There has been a lot of interesting research on sleep over the last couple decades.  The majority of it has focused on the importance of sleep, yet through it all 1 in 3 people are chronically sleep deprived, relying on large amounts of caffeine to get them through the day… All the while, dozing off at their desks wondering why they don’t have any energy to exercise (further exacerbating the problem!)

So what do we know about sleep and how it relates to focus?

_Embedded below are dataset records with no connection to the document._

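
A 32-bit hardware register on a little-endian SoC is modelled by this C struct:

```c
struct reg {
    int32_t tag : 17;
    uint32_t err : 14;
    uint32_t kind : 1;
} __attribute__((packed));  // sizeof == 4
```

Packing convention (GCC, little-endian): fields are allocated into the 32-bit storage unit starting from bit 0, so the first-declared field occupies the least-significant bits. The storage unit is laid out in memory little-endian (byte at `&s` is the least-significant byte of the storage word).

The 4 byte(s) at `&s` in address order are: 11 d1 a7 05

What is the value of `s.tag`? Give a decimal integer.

-12015

[0]=0x11 [1]=0xd1 [2]=0xa7 [3]=0x05 (little-endian) → word 0x05a7d111
tag [0+:17] = (word>>0) & 0x1ffff = 119057  ←
err [17+:14] = (word>>17) & 0x3fff = 723
kind [31+:1] = (word>>31) & 0x1 = 0
tag signed 17b, MSB=1: 119057 - 131072 = -12015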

Mayank Mehta at Brown University found that during sleep, the hippocampus and neocortex actually reconfigure themselves in order to make sense of everything from the day.  Your thoughts are being structured and moved from short-term storage in the hippocampus (like RAM on a computer) to long-term storage in the neocortex (like a hard drive) while you’re drooling on your pillow.   Research at Harvard Medical School also describes a process called memory consolidation whereby sleep assists us in the absorption of new information.  Robert Stickgold, Harvard Medical School assistant professor of psychiatry at the Massachusetts Mental Health Center says, "It seems that memories normally wash out of the brain unless some process nails them down. My suspicion is that sleep is one of those things that does the nailing down."

Sleep is widely recognized as a time when memories and new information from the day are cemented for future reference.  It’s a critical component of learning a new skill or task, and it appears that without a good night’s sleep, information can’t be retained and likely has to be relearned.